JICA理事長の田中明彦氏は、サラハディーン・メズワール外務協力大臣とも会談し、持続可能で調和のとれた人間開発について、モロッコとの協力を強化する決意を表明した。
田中理事長は、JICAの活動の三つの分野として、競争性の向上、持続可能な発展、社会的・地域的格差の是正に言及した。
「我々はすでにモロッコ国際協力庁と三角プロジェクトをいくつか実施しており、この実績によって今後の数十年間に協力を強化してゆくことができる」と田中理事長は強調した。
理事長は、また、市民の生活の質向上とモロッコ全国レベルの開発の推進を目的としたモロッコとの協力の様々な経験が成功していることに言及した。
この会談の際、ムハンマド六世陛下から田中理事長に対してアラウィ勲章が授与された。田中理事長は、勲章授与について、「大変栄誉」であると述べ、これは両国間の素晴らしい関係と、モロッコの開発のためのJICAの真摯な努力の賜物であると述べた。

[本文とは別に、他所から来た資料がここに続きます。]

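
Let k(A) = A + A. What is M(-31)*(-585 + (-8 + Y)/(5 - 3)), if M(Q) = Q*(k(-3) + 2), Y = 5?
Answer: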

メズワール外相は、JICAは、農業、漁業、保健、職業訓練を含む様々な分野の67のプロジェクトに対し総額25億ディルハムの資金援助を行ったことに言及した。
さらに、アフリカの友好諸国に対するプロジェクト支援に関する協力を深め、共通の経験とこれらの諸国の需要に関する知識を具体化する意思を強調した。
「二国間関係については、人間開発に関するプロジェクトの加速化と多様化をすすめる」と述べ、40年近く継続しているモロッコにおけるJICAの努力に感謝の意を表明した。
JICAは、1974年に開発のための公的援助機関として設立された。以来、JICAは、日本の技術援助を担い、無償資金援助を実施し、基礎的な生活条件の改善(水、教育、保健)、環境保護(砂漠化防止)、経済向上による貧困撲滅(漁業、農業、インフラ整備)をおこなっている。